I want to affirm as normal the feeling that it’s scary living in a community and country where so many otherwise competent adults, including nurses and people who teach our kids, are spreading disinformation that is killing people, or simply don’t care that hospitals/ICUs are full. And where leaders have shunned their responsibility to look out for our safety, choosing instead to downplay and lie about this pandemic, resist every effort to fight it, make fun of masks, promote non-existent “cures,” and tie the hands of local officials trying to protect their community.
I’ve been agonizing over a decision to travel to Houston for a class that could easily be delivered online, wondering why we’re pretending hospitals aren’t full, and I finally found words for what I must accept as reality: The cavalry isn’t coming.

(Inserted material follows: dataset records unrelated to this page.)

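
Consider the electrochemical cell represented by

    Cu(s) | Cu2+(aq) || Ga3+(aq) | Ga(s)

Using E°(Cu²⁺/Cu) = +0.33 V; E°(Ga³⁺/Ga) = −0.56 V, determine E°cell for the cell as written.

By convention the left-hand electrode in cell notation is the anode (oxidation) and the right-hand electrode is the cathode (reduction).
E°cell = E°(right) − E°(left) = −0.56 − (+0.33) = −0.89 V.
The negative sign shows that, as written, the cell would require an external voltage to drive the reaction.

−0.89 V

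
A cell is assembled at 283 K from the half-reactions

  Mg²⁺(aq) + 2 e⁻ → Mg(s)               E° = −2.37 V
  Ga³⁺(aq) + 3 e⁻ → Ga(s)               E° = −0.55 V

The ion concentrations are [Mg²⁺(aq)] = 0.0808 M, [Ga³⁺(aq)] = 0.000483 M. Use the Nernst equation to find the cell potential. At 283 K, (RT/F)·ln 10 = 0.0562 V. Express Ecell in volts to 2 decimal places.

+1.79 V

Since E°(Ga³⁺/Ga) > E°(Mg²⁺/Mg), Ga³⁺/Ga serves as the cathode.
The standard potential is −0.55 − (−2.37) = +1.82 V and the balanced reaction transfers n = 6 electrons.
Balancing gives 2 Ga³⁺(aq) + 3 Mg(s) → 2 Ga(s) + 3 Mg²⁺(aq); hence Q = [Mg²⁺(aq)]^3 / [Ga³⁺(aq)]^2 = 2.26×10^3 (log Q = 3.354).
Applying E = E° − (RT ln10/nF)·log Q gives +1.82 − (0.0562/6)(3.354) = +1.79 V.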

Our own Capitol fell just 7 months ago, the Vice President narrowly escaping with his life. We’ve lost our longest war and find ourselves, again, leaving in chaos and disgrace.
Millions of Americans, having soured on democracy, now openly admire Vladimir Putin and Viktor Orban and would gladly overturn the last election and give their man near-absolute power for life.
We’ve seen a blizzard of lies bury truth, fear-mongering extinguish rationality, and a delusional darkness swallow people we thought we knew, reducing them to angry robots programmed to parrot an incoherent narrative whose breathtaking absurdity is obvious to everyone but them.
There’s no cavalry coming. It’s up to us.